茹忆雪知道臧伯笃陷入自己的情绪之中,她至今不知臧伯笃身上发生了什么,但她需要先拖住臧伯笃,好从容处理目前的乱局。她与臧伯笃处于同一境界,斗法激烈无比,许多清微剑宗建筑都为他们的打斗摧毁。

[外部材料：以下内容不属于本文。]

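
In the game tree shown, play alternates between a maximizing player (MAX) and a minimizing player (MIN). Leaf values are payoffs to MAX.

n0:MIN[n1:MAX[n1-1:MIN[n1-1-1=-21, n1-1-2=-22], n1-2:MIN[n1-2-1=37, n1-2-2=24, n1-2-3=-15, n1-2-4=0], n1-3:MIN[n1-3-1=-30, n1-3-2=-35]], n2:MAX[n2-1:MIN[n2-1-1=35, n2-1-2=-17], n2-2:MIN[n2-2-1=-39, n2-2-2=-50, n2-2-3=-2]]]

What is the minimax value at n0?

-17

n1-1 (MIN): min(-21, -22) = -22
n1-2 (MIN): min(37, 24, -15, 0) = -15
n1-3 (MIN): min(-30, -35) = -35
n1 (MAX): max(-22, -15, -35) = -15
n2-1 (MIN): min(35, -17) = -17
n2-2 (MIN): min(-39, -50, -2) = -50
n2 (MAX): max(-17, -50) = -17
n0 (MIN): min(-15, -17) = -17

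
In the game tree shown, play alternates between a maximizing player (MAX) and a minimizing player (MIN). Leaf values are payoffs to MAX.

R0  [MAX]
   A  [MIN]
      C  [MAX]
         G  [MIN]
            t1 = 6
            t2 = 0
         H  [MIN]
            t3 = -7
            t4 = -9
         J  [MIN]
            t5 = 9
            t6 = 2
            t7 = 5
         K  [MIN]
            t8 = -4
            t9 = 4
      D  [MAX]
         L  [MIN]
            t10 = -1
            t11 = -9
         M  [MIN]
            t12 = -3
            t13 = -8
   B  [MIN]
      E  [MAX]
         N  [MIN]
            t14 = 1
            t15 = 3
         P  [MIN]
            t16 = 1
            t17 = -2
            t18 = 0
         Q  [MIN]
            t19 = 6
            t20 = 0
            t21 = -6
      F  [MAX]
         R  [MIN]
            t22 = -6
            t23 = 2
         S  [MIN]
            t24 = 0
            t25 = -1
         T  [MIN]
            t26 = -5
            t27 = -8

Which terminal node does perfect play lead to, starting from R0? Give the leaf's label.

t25

G (MIN): min(6, 0) = 0
H (MIN): min(-7, -9) = -9
J (MIN): min(9, 2, 5) = 2
K (MIN): min(-4, 4) = -4
C (MAX): max(0, -9, 2, -4) = 2
L (MIN): min(-1, -9) = -9
M (MIN): min(-3, -8) = -8
D (MAX): max(-9, -8) = -8
A (MIN): min(2, -8) = -8
N (MIN): min(1, 3) = 1
P (MIN): min(1, -2, 0) = -2
Q (MIN): min(6, 0, -6) = -6
E (MAX): max(1, -2, -6) = 1
R (MIN): min(-6, 2) = -6
S (MIN): min(0, -1) = -1
T (MIN): min(-5, -8) = -8
F (MAX): max(-6, -1, -8) = -1
B (MIN): min(1, -1) = -1
R0 (MAX): max(-8, -1) = -1
At R0, MAX picks B (highest: -1).
At B, MIN picks F (lowest: -1).
At F, MAX picks S (highest: -1).
At S, MIN picks t25 (lowest: -1).
Terminal value -1.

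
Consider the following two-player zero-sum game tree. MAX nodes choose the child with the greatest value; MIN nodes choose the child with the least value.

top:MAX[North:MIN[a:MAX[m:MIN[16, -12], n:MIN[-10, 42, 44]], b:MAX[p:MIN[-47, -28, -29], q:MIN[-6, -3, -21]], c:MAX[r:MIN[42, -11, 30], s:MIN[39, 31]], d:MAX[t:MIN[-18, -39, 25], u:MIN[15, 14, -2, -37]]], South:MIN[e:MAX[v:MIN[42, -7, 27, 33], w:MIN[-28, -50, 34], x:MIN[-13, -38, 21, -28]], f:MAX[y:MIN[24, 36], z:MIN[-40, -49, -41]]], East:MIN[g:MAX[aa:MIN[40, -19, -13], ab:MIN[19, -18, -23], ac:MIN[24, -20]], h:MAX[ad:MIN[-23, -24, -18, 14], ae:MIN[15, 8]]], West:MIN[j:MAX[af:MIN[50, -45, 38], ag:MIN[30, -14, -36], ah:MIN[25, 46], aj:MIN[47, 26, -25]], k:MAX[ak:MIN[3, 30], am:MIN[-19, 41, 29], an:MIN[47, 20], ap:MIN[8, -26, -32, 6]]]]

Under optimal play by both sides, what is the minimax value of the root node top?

m (MIN): min(16, -12) = -12
n (MIN): min(-10, 42, 44) = -10
a (MAX): max(-12, -10) = -10
p (MIN): min(-47, -28, -29) = -47
q (MIN): min(-6, -3, -21) = -21
b (MAX): max(-47, -21) = -21
r (MIN): min(42, -11, 30) = -11
s (MIN): min(39, 31) = 31
c (MAX): max(-11, 31) = 31
t (MIN): min(-18, -39, 25) = -39
u (MIN): min(15, 14, -2, -37) = -37
d (MAX): max(-39, -37) = -37
North (MIN): min(-10, -21, 31, -37) = -37
v (MIN): min(42, -7, 27, 33) = -7
w (MIN): min(-28, -50, 34) = -50
x (MIN): min(-13, -38, 21, -28) = -38
e (MAX): max(-7, -50, -38) = -7
y (MIN): min(24, 36) = 24
z (MIN): min(-40, -49, -41) = -49
f (MAX): max(24, -49) = 24
South (MIN): min(-7, 24) = -7
aa (MIN): min(40, -19, -13) = -19
ab (MIN): min(19, -18, -23) = -23
ac (MIN): min(24, -20) = -20
g (MAX): max(-19, -23, -20) = -19
ad (MIN): min(-23, -24, -18, 14) = -24
ae (MIN): min(15, 8) = 8
h (MAX): max(-24, 8) = 8
East (MIN): min(-19, 8) = -19
af (MIN): min(50, -45, 38) = -45
ag (MIN): min(30, -14, -36) = -36
ah (MIN): min(25, 46) = 25
aj (MIN): min(47, 26, -25) = -25
j (MAX): max(-45, -36, 25, -25) = 25
ak (MIN): min(3, 30) = 3
am (MIN): min(-19, 41, 29) = -19
an (MIN): min(47, 20) = 20
ap (MIN): min(8, -26, -32, 6) = -32
k (MAX): max(3, -19, 20, -32) = 20
West (MIN): min(25, 20) = 20
top (MAX): max(-37, -7, -19, 20) = 20

20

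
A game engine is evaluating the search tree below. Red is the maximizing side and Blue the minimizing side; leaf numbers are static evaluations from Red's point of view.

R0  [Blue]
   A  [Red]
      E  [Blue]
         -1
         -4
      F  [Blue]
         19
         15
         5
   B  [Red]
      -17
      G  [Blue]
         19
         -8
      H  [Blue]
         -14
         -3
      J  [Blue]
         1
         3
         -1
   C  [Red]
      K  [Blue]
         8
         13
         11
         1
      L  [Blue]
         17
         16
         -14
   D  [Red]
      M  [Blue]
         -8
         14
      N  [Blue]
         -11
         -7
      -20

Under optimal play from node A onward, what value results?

E (Blue): min(-1, -4) = -4
F (Blue): min(19, 15, 5) = 5
A (Red): max(-4, 5) = 5

5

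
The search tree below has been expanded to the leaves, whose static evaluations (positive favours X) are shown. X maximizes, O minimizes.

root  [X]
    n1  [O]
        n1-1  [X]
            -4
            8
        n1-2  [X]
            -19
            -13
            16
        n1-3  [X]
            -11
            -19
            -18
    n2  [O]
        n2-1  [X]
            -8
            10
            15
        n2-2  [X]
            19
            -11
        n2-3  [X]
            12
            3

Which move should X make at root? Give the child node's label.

n1-1 (X): max(-4, 8) = 8
n1-2 (X): max(-19, -13, 16) = 16
n1-3 (X): max(-11, -19, -18) = -11
n1 (O): min(8, 16, -11) = -11
n2-1 (X): max(-8, 10, 15) = 15
n2-2 (X): max(19, -11) = 19
n2-3 (X): max(12, 3) = 12
n2 (O): min(15, 19, 12) = 12
root (X): max(-11, 12) = 12
X at root wants the highest of {n1=-11, n2=12}, so chooses n2.

n2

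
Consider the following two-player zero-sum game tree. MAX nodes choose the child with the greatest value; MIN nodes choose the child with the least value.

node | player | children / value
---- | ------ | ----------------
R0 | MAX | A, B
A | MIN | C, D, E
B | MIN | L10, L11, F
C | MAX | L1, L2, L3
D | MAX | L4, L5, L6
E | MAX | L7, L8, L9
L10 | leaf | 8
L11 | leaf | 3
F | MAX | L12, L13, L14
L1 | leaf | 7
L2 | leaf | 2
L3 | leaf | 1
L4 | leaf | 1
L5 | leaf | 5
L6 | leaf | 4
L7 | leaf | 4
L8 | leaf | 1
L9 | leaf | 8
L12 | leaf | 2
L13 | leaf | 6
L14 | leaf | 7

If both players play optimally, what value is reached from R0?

5

C (MAX): max(7, 2, 1) = 7
D (MAX): max(1, 5, 4) = 5
E (MAX): max(4, 1, 8) = 8
A (MIN): min(7, 5, 8) = 5
F (MAX): max(2, 6, 7) = 7
B (MIN): min(8, 3, 7) = 3
R0 (MAX): max(5, 3) = 5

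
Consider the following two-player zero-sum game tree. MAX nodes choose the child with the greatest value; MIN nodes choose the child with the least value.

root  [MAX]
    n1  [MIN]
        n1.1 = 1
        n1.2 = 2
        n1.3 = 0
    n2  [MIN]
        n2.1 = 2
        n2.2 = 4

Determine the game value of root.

2

n1 (MIN): min(1, 2, 0) = 0
n2 (MIN): min(2, 4) = 2
root (MAX): max(0, 2) = 2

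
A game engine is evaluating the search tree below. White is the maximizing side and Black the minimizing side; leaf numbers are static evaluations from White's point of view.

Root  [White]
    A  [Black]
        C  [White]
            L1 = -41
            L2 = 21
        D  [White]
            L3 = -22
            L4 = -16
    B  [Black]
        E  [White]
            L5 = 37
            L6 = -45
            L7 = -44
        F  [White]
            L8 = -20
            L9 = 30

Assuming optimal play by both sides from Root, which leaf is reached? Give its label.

C (White): max(-41, 21) = 21
D (White): max(-22, -16) = -16
A (Black): min(21, -16) = -16
E (White): max(37, -45, -44) = 37
F (White): max(-20, 30) = 30
B (Black): min(37, 30) = 30
Root (White): max(-16, 30) = 30
At Root, White picks B (highest: 30).
At B, Black picks F (lowest: 30).
At F, White picks L9 (highest: 30).
Terminal value 30.

L9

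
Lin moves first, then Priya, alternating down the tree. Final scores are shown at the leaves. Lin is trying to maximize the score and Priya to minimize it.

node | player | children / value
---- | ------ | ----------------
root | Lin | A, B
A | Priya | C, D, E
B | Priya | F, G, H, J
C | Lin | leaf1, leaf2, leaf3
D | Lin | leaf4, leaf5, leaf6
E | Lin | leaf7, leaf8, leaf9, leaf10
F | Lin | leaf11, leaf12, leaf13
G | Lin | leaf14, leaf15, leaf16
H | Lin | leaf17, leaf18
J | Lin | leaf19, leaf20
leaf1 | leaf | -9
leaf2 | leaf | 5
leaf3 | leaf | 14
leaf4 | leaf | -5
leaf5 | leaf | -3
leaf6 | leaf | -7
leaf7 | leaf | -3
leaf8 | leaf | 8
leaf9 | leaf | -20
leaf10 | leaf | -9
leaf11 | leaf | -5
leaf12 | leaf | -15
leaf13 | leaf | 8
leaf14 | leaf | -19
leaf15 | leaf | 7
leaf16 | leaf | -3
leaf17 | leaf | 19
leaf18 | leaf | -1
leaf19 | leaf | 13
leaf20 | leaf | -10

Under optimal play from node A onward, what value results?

C (Lin): max(-9, 5, 14) = 14
D (Lin): max(-5, -3, -7) = -3
E (Lin): max(-3, 8, -20, -9) = 8
A (Priya): min(14, -3, 8) = -3

-3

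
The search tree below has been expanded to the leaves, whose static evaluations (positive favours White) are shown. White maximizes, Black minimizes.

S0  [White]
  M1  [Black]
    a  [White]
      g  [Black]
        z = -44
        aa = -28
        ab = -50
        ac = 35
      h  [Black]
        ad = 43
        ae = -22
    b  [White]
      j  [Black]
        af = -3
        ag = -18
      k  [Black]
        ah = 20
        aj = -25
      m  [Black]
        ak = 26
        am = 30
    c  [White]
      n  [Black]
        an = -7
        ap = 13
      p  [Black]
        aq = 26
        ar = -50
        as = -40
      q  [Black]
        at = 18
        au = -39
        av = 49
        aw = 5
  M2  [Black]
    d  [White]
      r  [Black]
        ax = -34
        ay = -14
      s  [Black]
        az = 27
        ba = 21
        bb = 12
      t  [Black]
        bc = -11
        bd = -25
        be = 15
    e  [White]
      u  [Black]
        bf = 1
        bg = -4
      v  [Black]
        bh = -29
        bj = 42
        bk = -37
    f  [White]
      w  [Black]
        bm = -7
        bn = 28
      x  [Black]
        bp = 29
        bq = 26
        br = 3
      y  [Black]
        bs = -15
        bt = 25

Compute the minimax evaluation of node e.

u (Black): min(1, -4) = -4
v (Black): min(-29, 42, -37) = -37
e (White): max(-4, -37) = -4

-4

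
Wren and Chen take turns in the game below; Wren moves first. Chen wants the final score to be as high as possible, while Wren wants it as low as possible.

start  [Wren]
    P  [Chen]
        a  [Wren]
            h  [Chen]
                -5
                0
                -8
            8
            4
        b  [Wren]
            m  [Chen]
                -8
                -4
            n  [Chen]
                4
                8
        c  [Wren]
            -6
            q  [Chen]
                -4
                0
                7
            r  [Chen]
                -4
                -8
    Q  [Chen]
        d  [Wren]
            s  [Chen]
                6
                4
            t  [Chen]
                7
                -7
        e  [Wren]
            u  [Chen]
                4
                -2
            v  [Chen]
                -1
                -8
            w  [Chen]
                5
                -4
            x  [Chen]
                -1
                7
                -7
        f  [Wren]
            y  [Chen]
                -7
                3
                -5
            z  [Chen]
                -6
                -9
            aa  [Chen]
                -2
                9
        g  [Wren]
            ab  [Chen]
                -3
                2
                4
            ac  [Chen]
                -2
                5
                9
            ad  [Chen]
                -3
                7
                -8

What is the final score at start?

0

h (Chen): max(-5, 0, -8) = 0
a (Wren): min(0, 8, 4) = 0
m (Chen): max(-8, -4) = -4
n (Chen): max(4, 8) = 8
b (Wren): min(-4, 8) = -4
q (Chen): max(-4, 0, 7) = 7
r (Chen): max(-4, -8) = -4
c (Wren): min(-6, 7, -4) = -6
P (Chen): max(0, -4, -6) = 0
s (Chen): max(6, 4) = 6
t (Chen): max(7, -7) = 7
d (Wren): min(6, 7) = 6
u (Chen): max(4, -2) = 4
v (Chen): max(-1, -8) = -1
w (Chen): max(5, -4) = 5
x (Chen): max(-1, 7, -7) = 7
e (Wren): min(4, -1, 5, 7) = -1
y (Chen): max(-7, 3, -5) = 3
z (Chen): max(-6, -9) = -6
aa (Chen): max(-2, 9) = 9
f (Wren): min(3, -6, 9) = -6
ab (Chen): max(-3, 2, 4) = 4
ac (Chen): max(-2, 5, 9) = 9
ad (Chen): max(-3, 7, -8) = 7
g (Wren): min(4, 9, 7) = 4
Q (Chen): max(6, -1, -6, 4) = 6
start (Wren): min(0, 6) = 0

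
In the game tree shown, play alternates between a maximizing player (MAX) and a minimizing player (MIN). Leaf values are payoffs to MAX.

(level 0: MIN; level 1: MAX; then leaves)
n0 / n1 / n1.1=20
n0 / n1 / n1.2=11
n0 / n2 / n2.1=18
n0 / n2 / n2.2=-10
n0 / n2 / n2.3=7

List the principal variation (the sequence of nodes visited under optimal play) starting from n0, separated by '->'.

n0 -> n2 -> n2.1

n1 (MAX): max(20, 11) = 20
n2 (MAX): max(18, -10, 7) = 18
n0 (MIN): min(20, 18) = 18
At n0, MIN picks n2 (lowest: 18).
At n2, MAX picks n2.1 (highest: 18).
Terminal value 18.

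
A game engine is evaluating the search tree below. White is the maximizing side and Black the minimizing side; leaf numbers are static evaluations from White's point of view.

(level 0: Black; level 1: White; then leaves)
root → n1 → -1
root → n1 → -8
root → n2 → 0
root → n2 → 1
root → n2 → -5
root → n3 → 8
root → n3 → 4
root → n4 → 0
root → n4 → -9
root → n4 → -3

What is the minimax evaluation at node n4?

0

n4 (White): max(0, -9, -3) = 0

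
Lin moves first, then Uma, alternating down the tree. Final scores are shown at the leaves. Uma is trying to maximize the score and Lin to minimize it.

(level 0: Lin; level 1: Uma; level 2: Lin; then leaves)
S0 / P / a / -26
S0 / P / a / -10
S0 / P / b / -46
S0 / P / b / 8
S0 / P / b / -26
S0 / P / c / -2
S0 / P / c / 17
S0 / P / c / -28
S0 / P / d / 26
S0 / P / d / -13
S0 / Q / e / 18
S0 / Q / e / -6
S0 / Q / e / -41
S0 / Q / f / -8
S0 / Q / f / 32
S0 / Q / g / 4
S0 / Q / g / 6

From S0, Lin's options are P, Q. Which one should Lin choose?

a (Lin): min(-26, -10) = -26
b (Lin): min(-46, 8, -26) = -46
c (Lin): min(-2, 17, -28) = -28
d (Lin): min(26, -13) = -13
P (Uma): max(-26, -46, -28, -13) = -13
e (Lin): min(18, -6, -41) = -41
f (Lin): min(-8, 32) = -8
g (Lin): min(4, 6) = 4
Q (Uma): max(-41, -8, 4) = 4
S0 (Lin): min(-13, 4) = -13
Lin at S0 wants the lowest of {P=-13, Q=4}, so chooses P.

P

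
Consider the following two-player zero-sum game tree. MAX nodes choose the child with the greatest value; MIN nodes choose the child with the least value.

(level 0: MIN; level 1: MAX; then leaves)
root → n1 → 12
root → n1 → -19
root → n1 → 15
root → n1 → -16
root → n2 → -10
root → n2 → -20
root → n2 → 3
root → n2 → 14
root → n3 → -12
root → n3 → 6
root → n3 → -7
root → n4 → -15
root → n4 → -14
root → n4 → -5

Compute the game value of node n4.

n4 (MAX): max(-15, -14, -5) = -5

-5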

茹忆雪吐了几口血,腑脏破裂,她倒在地上,缓和语气道:

“臧师弟,如你想要这掌门之位,你来当又如何,你知我向来不喜这高位……”

臧伯笃眼睛赤红,目眦尽裂,全然尽失平日温和模样:“我岂要你们的施舍!”

说着又出手摧毁了一片宫殿,许多反抗的弟子死亡。

茹忆雪知晓臧伯笃已丧失神智,不再是往昔那个人,便装作不敌的样子,退回落霞宫内,臧伯笃自然追上。

清微剑宗的异样,自然惊动了宗内许多隐世的大能。清微剑宗内不乏已经合道甚至大乘时期的高手,因一心只追求飞升,不再理会任何俗物,连茹忆雪都不清楚那些大能到底闭关了多久。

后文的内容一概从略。